One of the most powerful amplifiers, at 750 watts per channel, is the Crown Macro Reference. To New Jersey audiophiles, it purportedly sounds pretty good. This bulletproof product tips in at 65 pounds. If Crown can pack so much reliable power into such "small" size, why can’t high-end amp-makers do the same? If they absolutely have to use 60-pound transformers, then perhaps they can give us handles with which to lift the beasts. I would gladly except ergonomic design over lifestyle image if it will save my health.
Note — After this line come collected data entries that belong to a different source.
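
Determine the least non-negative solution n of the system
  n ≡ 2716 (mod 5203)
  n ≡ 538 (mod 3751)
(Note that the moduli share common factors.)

Combine the congruences pairwise.
gcd(5203, 3751) = 121 and 121 | (538 − 2716), so the pair is consistent; merging gives n ≡ 75558 (mod 161293), where 161293 = lcm(5203, 3751).
The solution is unique modulo lcm(5203, 3751) = 161293.

75558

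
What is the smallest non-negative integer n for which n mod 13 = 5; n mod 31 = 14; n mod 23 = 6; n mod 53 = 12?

From n ≡ 5 (mod 13) write n = 5 + 13t. Substituting into n ≡ 14 (mod 31) gives 13t ≡ 9 (mod 31), and since 13⁻¹ ≡ 12 (mod 31), t ≡ 15. Hence n ≡ 5 + 13·15 = 200 (mod 403).
From n ≡ 200 (mod 403) write n = 200 + 403t. Substituting into n ≡ 6 (mod 23) gives 403t ≡ 13 (mod 23), and since 12⁻¹ ≡ 2 (mod 23), t ≡ 3. Hence n ≡ 200 + 403·3 = 1409 (mod 9269).
From n ≡ 1409 (mod 9269) write n = 1409 + 9269t. Substituting into n ≡ 12 (mod 53) gives 9269t ≡ 34 (mod 53), and since 47⁻¹ ≡ 44 (mod 53), t ≡ 12. Hence n ≡ 1409 + 9269·12 = 112637 (mod 491257).

112637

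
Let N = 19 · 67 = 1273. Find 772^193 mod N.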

By the time this column is published I will be anxious to get back to a hazardous occupation. My first chore will be to re-position the JMlab Mini-Utopias, 24" monitors that weigh a manageable 60 pounds each. However, they are spiked to 25-pound stands, which in turn are spiked to the floor. No doubt, I will lift both speaker and stand together in order to move them around more efficiently. Some people never learn.

On the other hand, I dread the prospect of ordering any more Texas-sized gear. In the future, I will read the specifications carefully and ask myself whether a component’s weight: performance ratio is something I really need. If other audiophiles did the same, we might ultimately find that gut-busting-specific gravity is unnecessary to attaining good sound. Then our neighbors will be less at risk while we find different ways to keep our doctors happy.